Asupan kalsium yang tidak mencukupi dan rendahnya penyerapan kalsium oleh
tubuh, hanyalah dua dari beberapa faktor resiko bagi timbulnya osteoporosis.
Berdasarkan Standar Nasional
Indonesia tahun 1999, kerupuk adalah suatu produk makanan kering yang dibuat
dari tepung pati dengan penambahan bahan-bahan lainnya dan bahan tambahan
makanan yang diijinkan. Berdasarkan bentuk dan rupanya, maka dikenal pula jenis
kerupuk mie, kerupuk kemlang, dan kerupuk atom. Bahan baku yang paling banyak
digunakan untuk pembuatan kerupuk adalah tepung tapioka. Namun banyak juga
kerupuk yang menggunakan bahan dasar tepung kedelai, dan tepung sagu. Pembuatan
kerupuk meliputi empat tahap proses yaitu pembuatan adonan, pengukusan,
pengeringan, dan penggorengan. Mutu kerupuk dapat dinilai dengan menggunakan
beberapa parameter, yaitu bersifat sensori, kimiawi, fisik, mapun
mikrobiologis. warna kerupuk yang ditambahkan tepung cangkang kerang hijau
(10%) menjadi lebih gelap daripada warna kerupuk komersial maupun kerupuk
kontrol (0%); sehingga untuk dapat meningkatkan daya terima konsumen, maka
penambahan zat pemutih bahan makanan dapat diberikan dengan kadar tertentu.
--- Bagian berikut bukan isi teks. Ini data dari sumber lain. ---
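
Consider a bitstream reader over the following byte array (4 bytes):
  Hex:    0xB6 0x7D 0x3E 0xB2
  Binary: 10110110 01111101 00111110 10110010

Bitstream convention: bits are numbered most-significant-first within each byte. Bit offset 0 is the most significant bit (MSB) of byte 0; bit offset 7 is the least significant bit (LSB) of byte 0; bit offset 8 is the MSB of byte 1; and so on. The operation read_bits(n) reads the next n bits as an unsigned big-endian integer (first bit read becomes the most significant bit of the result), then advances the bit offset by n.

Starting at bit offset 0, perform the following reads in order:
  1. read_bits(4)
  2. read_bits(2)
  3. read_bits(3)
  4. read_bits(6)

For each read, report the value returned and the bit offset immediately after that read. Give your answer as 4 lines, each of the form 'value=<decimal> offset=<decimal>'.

Read 1: bits[0:4] width=4 -> value=11 (bin 1011); offset now 4 = byte 0 bit 4; 28 bits remain
Read 2: bits[4:6] width=2 -> value=1 (bin 01); offset now 6 = byte 0 bit 6; 26 bits remain
Read 3: bits[6:9] width=3 -> value=4 (bin 100); offset now 9 = byte 1 bit 1; 23 bits remain
Read 4: bits[9:15] width=6 -> value=62 (bin 111110); offset now 15 = byte 1 bit 7; 17 bits remain

Answer: value=11 offset=4
value=1 offset=6
value=4 offset=9
value=62 offset=15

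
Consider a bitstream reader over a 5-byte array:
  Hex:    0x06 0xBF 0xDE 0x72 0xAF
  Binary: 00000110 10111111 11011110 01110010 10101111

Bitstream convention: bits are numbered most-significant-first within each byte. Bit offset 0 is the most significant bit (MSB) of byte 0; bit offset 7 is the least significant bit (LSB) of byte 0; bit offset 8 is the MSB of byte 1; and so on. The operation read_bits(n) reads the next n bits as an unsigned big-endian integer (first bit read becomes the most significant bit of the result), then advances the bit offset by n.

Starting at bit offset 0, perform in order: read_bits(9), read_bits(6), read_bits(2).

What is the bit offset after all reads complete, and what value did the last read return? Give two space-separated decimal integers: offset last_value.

Read 1: bits[0:9] width=9 -> value=13 (bin 000001101); offset now 9 = byte 1 bit 1; 31 bits remain
Read 2: bits[9:15] width=6 -> value=31 (bin 011111); offset now 15 = byte 1 bit 7; 25 bits remain
Read 3: bits[15:17] width=2 -> value=3 (bin 11); offset now 17 = byte 2 bit 1; 23 bits remain

Answer: 17 3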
Tingginya kadar abu pada kerupuk yang difortifikasi oleh tepung cangkang kerang
hijau berkorelasi positif dengan tingginya kadar kalsium yang berkontribusi di
dalamnya. Analisis bioavailabilitas kalsium dilakukan secara in vitro, dan
diperoleh hasil bahwa hanya 12.93% kalsium yang dapat diserap oleh tubuh pada
pada kerupuk kontrol (0%) dan 6.09% kalsium yang dapat diserap oleh tubuh pada
kerupuk dengan fortifikasi 10% tepung cangkang kerang hijau; walaupun kalsium
yang tersedia pada kerupuk kontrol (0%) adalah 4.90 mg/100g dan pada kerupuk
dengan 10% fortifikasi cangkang kerang hijau adalah 156.77 mg/100g.
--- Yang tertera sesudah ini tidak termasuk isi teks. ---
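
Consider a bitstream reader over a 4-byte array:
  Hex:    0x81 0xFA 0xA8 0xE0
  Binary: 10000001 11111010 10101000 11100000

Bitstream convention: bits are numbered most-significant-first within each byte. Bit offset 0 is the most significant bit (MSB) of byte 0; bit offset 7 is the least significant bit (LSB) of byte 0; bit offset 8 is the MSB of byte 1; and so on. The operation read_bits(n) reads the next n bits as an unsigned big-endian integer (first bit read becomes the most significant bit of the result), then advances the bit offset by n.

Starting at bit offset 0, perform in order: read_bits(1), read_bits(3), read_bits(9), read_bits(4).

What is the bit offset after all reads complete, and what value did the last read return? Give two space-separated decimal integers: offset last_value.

Read 1: bits[0:1] width=1 -> value=1 (bin 1); offset now 1 = byte 0 bit 1; 31 bits remain
Read 2: bits[1:4] width=3 -> value=0 (bin 000); offset now 4 = byte 0 bit 4; 28 bits remain
Read 3: bits[4:13] width=9 -> value=63 (bin 000111111); offset now 13 = byte 1 bit 5; 19 bits remain
Read 4: bits[13:17] width=4 -> value=5 (bin 0101); offset now 17 = byte 2 bit 1; 15 bits remain

Answer: 17 5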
Pada uji kesukaan dengan nilai
hedonik berkisar antara 1 (tidak suka) sampai 7 (amat sangat suka), maka nilai
rata-rata kesukaan konsumen yang diperoleh pada kerupuk kontrol (0% tepung
cangkang kerang hijau) adalah 3.81 (agak suka); sedangkan nilai rata-rata
kesukaan konsumen yang diperoleh pada kerupuk yang ditambahkan 10% tepung
cangkang kerang hijau adalah 3.62 (agak suka). Sehingga dapat dikatakan bahwa
kerupuk yang ditambahkan tepung cangkang kerang hijau pun ternyata tidak
mempengaruhi kesukaan konsumen secara signifikan. Maka penggunaan tepung
cangkang kerang hijau dapat dijadikan salah satu alternatif untuk perbaikan
nilai kalsium pada produk, peningkatan nilai tambah limbah cangkang kerang
hijau, serta perbaikan lingkungan dan kesehatan masyarakat. Namun hal yang
patut dianjurkan bila mengkonsumsi kerupuk yang difortifikasi dengan tepung
cangkang kerang hijau adalah juga meningkatkan asupan bahan-bahan makanan yang
kaya fosfor, sehingga dapat meningkatkan bioavailabilitas kalsium pada kerupuk
yang difortifikasi dengan tepung cangkang kerang hijau.
Pemanfaatan cangkang kerang hijau akan menjadi suatu lahan bisnis baru yang prospektif, di
samping turut mensukseskan program pengembangan produk hasil perikanan serta
berorientasi pada perluasan penyediaan lapangan kerja baru bagi masyarakat wilayah pesisir khususnya dan
perbaikan tingkat kesejahteraan masyarakat Indonesia umumnya.
Referensi;
Hartanti. 1998. Analisis kandungan logam berat merkuri
(Hg), kadmium (Cd), timbal (Pb), arsen (As), dan tembaga (Cu) dalam tubuh
kerang konsumsi serta upaya penurunannya. Skripsi, Fakultas Perikanan dan Kelautan,
IPB, Gobor. 68 hlm.
Porsepwandi, W. 1998. Pengaruh pH larutan perendaman
terhadap penurunan kandungan Hg dan mutu kerang hijau (Mytilus viridis L.).
Skripsi, Fakultas Perikanan dan Kelautan, IPB, Bogor. 42 hlm.